The Government published draft regulations on 12 February 2016, which will require employers with 250 or more “relevant employees” to report annually on their gender pay gap. The consultation period in respect of the draft regulations closes on 11 March 2016 – and the final regulations are likely to come into force on 1 October 2016 (subject to Parliamentary approval). Whilst these regulations will impose important new obligations on employers, the draft regulations raise various concerns about their practical application and interpretation.
The key features of the draft regulations are, in summary:-
- Employers with 250 or more “relevant employees” will need to publish a report on an annual basis. The first report must be made by no later than 30 April 2018 - in respect of pay as at 30 April 2017. The current draft regulations do not appear to require the number of employees to be calculated across group companies – therefore groups with more than one employing entity may not, if the regulations remain as drafted, be required to aggregate their staff numbers in determining whether the regulations apply to them.
- “Relevant employees” are those ordinarily working in Great Britain and “whose contract of employment is governed by UK legislation” – the meaning of which is somewhat unclear.
- Employers need to publish five different reports in respect of pay:
- the difference (expressed as a percentage) between pay for male and female employees on a mean basis “during the pay period”;
- the difference (expressed as a percentage) between pay for male and female employees on a median basis “during the pay period”;
- the difference in mean bonus pay, during the 12 months preceding the “relevant date” (which is 30 April each year from 2017);
- the proportion of male and female employees who received bonus pay during the 12 months preceding the “relevant date”; and
- the number of male and female employees employed on the relevant date in “quartile pay bands”.
- The calculations must effectively be performed in respect of pay and bonus pay on 30 April each year (with publication within a year of that data “snapshot”). The draft regulations prescribe the method of calculation for the mean and median pay and bonus figures. The quartile salary figures are determined by employers based on their own overall pay range (i.e. the regulations do not provide any benchmarking figures).
- According to the consultation paper mean figures are useful because women are often over represented at the low earning extreme (with men over represented at the high earning extreme). Median figures are described in the consultation paper as the best representation of the typical difference in pay - since those figures are unaffected by a low number of very high earners. It is interesting that only mean figures (and not median figures) for bonus need be produced.
- Pay is very widely defined in the draft regulations to include "basic pay, paid leave, maternity pay, sick pay, area allowances, shift premium pay, bonus pay and other pay (including car allowances paid through the payroll, on call and standby allowances, clothing, first aider or fire warden allowances); and does not include pay for a different pay period, overtime pay, expenses, the value of salary sacrifice schemes, benefits in kind, redundancy pay, arrears of pay and tax credits”. Pay must be calculated before deductions for PAYE, national insurance, pension schemes, student loan repayments and voluntary deductions. These inclusions and exclusions may have the potential to produce some skewed figures. For example, the inclusion of maternity pay is a potential anomaly. Since the right of those on maternity leave to normal pay is suspended, it would possibly have made more sense to exclude that group from the calculations.
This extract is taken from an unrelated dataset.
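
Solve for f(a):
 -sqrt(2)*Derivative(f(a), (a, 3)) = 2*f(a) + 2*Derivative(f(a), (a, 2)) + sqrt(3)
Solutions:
 f(a) = C1*exp(a*(-4*sqrt(2) + 4*2^(1/3)/(3*sqrt(210) + 31*sqrt(2))^(1/3) + 2^(2/3)*(3*sqrt(210) + 31*sqrt(2))^(1/3))/12)*sin(2^(1/3)*sqrt(3)*a*(-2^(1/3)*(3*sqrt(210) + 31*sqrt(2))^(1/3) + 4/(3*sqrt(210) + 31*sqrt(2))^(1/3))/12) + C2*exp(a*(-4*sqrt(2) + 4*2^(1/3)/(3*sqrt(210) + 31*sqrt(2))^(1/3) + 2^(2/3)*(3*sqrt(210) + 31*sqrt(2))^(1/3))/12)*cos(2^(1/3)*sqrt(3)*a*(-2^(1/3)*(3*sqrt(210) + 31*sqrt(2))^(1/3) + 4/(3*sqrt(210) + 31*sqrt(2))^(1/3))/12) + C3*exp(-a*(4*2^(1/3)/(3*sqrt(210) + 31*sqrt(2))^(1/3) + 2*sqrt(2) + 2^(2/3)*(3*sqrt(210) + 31*sqrt(2))^(1/3))/6) - sqrt(3)/2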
- Bonus pay is defined as including “payments received and earned in relation to profit sharing, productivity, performance and other bonus or incentive pay, piecework and commissions; long term incentive plans or schemes (including those dependent on company and personal performance); and the cash equivalent value of shares on the date of payment.” This is arguably the most difficult aspect of the regulations as it appears to include non-cash awards without any indication of how such non cash awards are expected to be valued.
- The draft regulations detail the mechanics of the calculations for mean and median pay. A key element is to determine each employee’s “gross hourly rate of pay” - which is “determined using the weekly pay divided by weekly basic paid hours for each relevant employee”. Neither weekly pay, nor weekly basic paid hours are defined - begging the question how such figures should be appropriately determined. Further confusion persists because the calculation must relate to mean and median pay during “the pay period” - which is defined by reference to the way in which the employer usually pays the individual relevant employee (and can be “weekly, fortnightly, monthly or a longer or shorter period”). Assuming the employer only has one method of pay this should not be an issue but it does leave some scope for differing approaches between employers – making it potentially more difficult to compare data across different organisations.
- Employers within the scope of the regulations must publish their gender pay reports on their UK website (as well as being uploaded to a Government sponsored website). Information must be maintained online for at least three years. Employers are not required to produce explanatory narrative alongside the figures reported – but it seems likely that many will wish to do so voluntarily.
- There are no civil penalties for non-compliance – but the Government may “name and shame” those who fail to report. This is a change from the Government’s original proposal - which suggested that fines of up to £5,000 would be levied for non-compliance.
Due to the short lead time on consultation it is unlikely that the regulations will change substantially and, in particular, it seems very unlikely that the reporting concepts and requirements will be altered. Employers may be relieved that there will be no formal sanctions but concerned by the various areas of uncertainty identified in this note.